Differentiation of the population on the basis of the subsistence minimum and the minimum consumer budget allows you to create groups with different levels of material well-being:
Poverty is the lowest level of life. Households are considered poor if their consumption of food does not provide 80% of the minimum food ration, as defined by the World Health Organization or the cost of food exceed 80% of their total income.

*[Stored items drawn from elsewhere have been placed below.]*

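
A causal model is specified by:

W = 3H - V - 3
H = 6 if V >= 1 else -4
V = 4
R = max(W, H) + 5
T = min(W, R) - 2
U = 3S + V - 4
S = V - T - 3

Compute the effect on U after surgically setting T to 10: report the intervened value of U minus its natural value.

-3

Under do(T=10), the mechanism T = min(W, R) - 2 is discarded; T is fixed at 10.
S = V - T - 3  [with V=4, T=10]  = -9
U = 3S + V - 4  [with S=-9, V=4]  = -27
Without intervention: H = 6 if V >= 1 else -4  [with V=4]  = 6; W = 3H - V - 3  [with H=6, V=4]  = 11; R = max(W, H) + 5  [with W=11, H=6]  = 16; T = min(W, R) - 2  [with W=11, R=16]  = 9; S = V - T - 3  [with V=4, T=9]  = -8; U = 3S + V - 4  [with S=-8, V=4]  = -24.
Change = -27 − (-24) = -3.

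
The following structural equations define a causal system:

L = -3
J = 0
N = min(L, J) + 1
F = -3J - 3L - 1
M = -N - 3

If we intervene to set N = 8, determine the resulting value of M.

-11

do(N=8) replaces the equation N = min(L, J) + 1 with the constant N = 8.
M = -N - 3  [with N=8]  = -11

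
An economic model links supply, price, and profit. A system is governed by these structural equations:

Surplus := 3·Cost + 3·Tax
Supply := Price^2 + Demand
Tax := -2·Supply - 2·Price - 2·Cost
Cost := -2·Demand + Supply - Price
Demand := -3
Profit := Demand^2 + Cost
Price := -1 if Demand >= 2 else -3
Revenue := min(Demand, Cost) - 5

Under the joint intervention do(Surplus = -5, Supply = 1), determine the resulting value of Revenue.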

Thus, we can say that the issue of fighting poverty is associated with the problem of income redistribution and social justice. Unjustified income differentiation causes a reduction in the number of middle class, which is the main bearer of the demand for goods and services, and thereby weakens its stimulating effect on economic development. Poverty and deprivation lead to an increase in social problems, professional degradation and deterioration of the quality of human capital. High income inequality provokes social tension, increases business and investment risks. Therefore, the more unequal a society is, the lower its level of economic well-being. For it is necessary to improve the redistribution of income in favor of the poor. The system by which government are measuring national poverty is rather international than domestic. Global community is controlling the level of poverty in the world, and always richer countries are doing everything that is in their power to support countries with poverty.
After analyzing the problem of poverty, where it takes its roots from, how to measure it, and what is the definition of poverty we can try to answer the main question of this work, whether poverty is a global issue or a national matter. Going back to what has been already written in this work we understand now what are the causes of poverty. Such factors like history, wars and political instability, national debt, discrimination and social inequality and vulnerability to natural disasters can be considered as the main causes of poverty in the country. Some of them are undoubtedly connected with other international actors. So in some way, not only poor country is responsible for the state of poverty it is in, but other countries too. Then it is logical that other international actors have to support and help the poor state. Also, as we are living in the twenty-first century, in the age of globalization, every country is very much dependent on each other. So if one becomes very poor, others will suffer too. It is then much better to maintain economic stability for everybody. Also the international system of measuring poverty proves that it is an international issue that everybody tries to solve. With the knowledge which country is in need of help or where people are suffering it is easier to act and to make some tangible changes.
To conclude, it is important to say that poverty is a great global problem that cannot be ignored by the international community. To fight poverty all the nations have to work together and do their best to help the country in need. Unfortunately, it is a problem that cannot be solved without external help, so that means that international assistance is obligatory.